Pernah ndoro bahkan bintang2 pun banyak yang kenal akrab sama saya. Sampaikan salam saya Kung, pada gadis manis pembawa sesaji di pura sebrang itu.
wah, itu mah pernah, ndoro. pas waktu ngantri tiket buat mudik, hehe…
@mukelu
sama 😆
napa ya bacanya dr tadi inget pandan wangi hihi.. 😀
lelaki wangi pandan ? Ini cerita tentang bapaknya si ikal dari laskar pelangi ya ? 🙂
bidadari yang malang…aku tau apa yang kamu rasakan huuhuuu…
*halah opo tho diin :p
masa lalu adalah batu padas. tak bisa diapa2kan.
dan masa depan adalah tanah lempung liat. menunggu untuk dibentuk.

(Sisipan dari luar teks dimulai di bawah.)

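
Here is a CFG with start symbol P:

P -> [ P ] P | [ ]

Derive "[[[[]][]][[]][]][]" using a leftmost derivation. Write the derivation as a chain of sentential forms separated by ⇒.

P⇒[P]P⇒[[P]P]P⇒[[[P]P]P]P⇒[[[[]]P]P]P⇒[[[[]][]]P]P⇒[[[[]][]][P]P]P⇒[[[[]][]][[]]P]P⇒[[[[]][]][[]][]]P⇒[[[[]][]][[]][]][]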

(inget bukunya Sidney Sheldon)
titip pesen kanggo pandan dan bidadari, saiki jamane gampang meteng 😛
Setuju pisang kang Hedi……
yang kebayang wangi pandan di bubur sumsum
halahhhhhhh kalau lapar mau dibilang apa juga kebayangnya makanan 😛
lelaki wangi pandan?
tukang beras yah ndoro?
ini bidadari yang mana lagi ndor?
ohh bidadariku..jangan kau pergi lagi ya..

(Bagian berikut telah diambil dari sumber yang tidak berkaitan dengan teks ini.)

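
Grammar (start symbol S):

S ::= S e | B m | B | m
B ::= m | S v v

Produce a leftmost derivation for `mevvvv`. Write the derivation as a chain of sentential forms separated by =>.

S=>B=>Svv=>Bvv=>Svvvv=>Sevvvv=>Bevvvv=>mevvvv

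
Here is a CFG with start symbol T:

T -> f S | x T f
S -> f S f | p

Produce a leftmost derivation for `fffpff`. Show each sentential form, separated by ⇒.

T ⇒ fS   [T -> f S]
fS ⇒ ffSf   [S -> f S f]
ffSf ⇒ fffSff   [S -> f S f]
fffSff ⇒ fffpff   [S -> p]

T ⇒ fS ⇒ ffSf ⇒ fffSff ⇒ fffpff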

yang wangi pandan itu, kalau lagi di hutan, berarti ada ular Sanca/Phyton lewat ….. 🙂
liat bintang yuk, ndoro mas …….
weleh..
selamat hari kamis juga deh.. 😀
komen aja… 😆
lelaki kemangi itu masa lalu. lelaki pandan itu masa kini 🙂
*selama ini kucari di mana kau berada, ternyata kau menggelandang bersama bintang-bintang, dan bintang-bintang itu berkelip di langit hatiku. jadi kala kujenguk ke kedalamannya, terkejutlah aku ketika kutemukan kau, bercahaya di antara bintang-bintang, jauh lebih terang. ah, ternyata kau telah memasuki hatiku diam-diam, dan menghiasinya bersama bintang-bintang*
Memang lelalki wangi pandan mempunyai karisma tersendiri..
Pasti wetone Setu pahing..
Hiffffufff melihat bintang dan terbang ke awan…..Salam kenal ndoro…..mampir dunk ke Kerajaan koe
lelaki bau pandan..??
sing mambu pandan kan mung luwak..?
sopo yo lelaki standar luwak..??
koyone aku ngerti
lelaki wangi pandan ?
Apakah Pakdhe Wicak sudi menemaniku menggelandang bintang-bintang di luasnya lazuardi itu??
yah, lagi2 gk mudeng apa yg dtulis ndoro :d
sekarang koq ngomongin bidadari terus,
jadi kangen nich ama paklik isnogud 🙂 …
gileee..bagus banget. salut ntuk ndoro..
Salam
sayang lelaki wangi pandan itu tak bisa saya milikki *halah* 😀
impressive 😀
Alinea pertama seperti lirik lagu dangdut 80-an. “tujuh purnama”, “bulan di pucuk cemara” … ehm.
Congrats on a strong race. Youre consistency in your splits is awesome! Sorry to hear youre leaving marathoning, but I think youre leaving it on a pretty high note!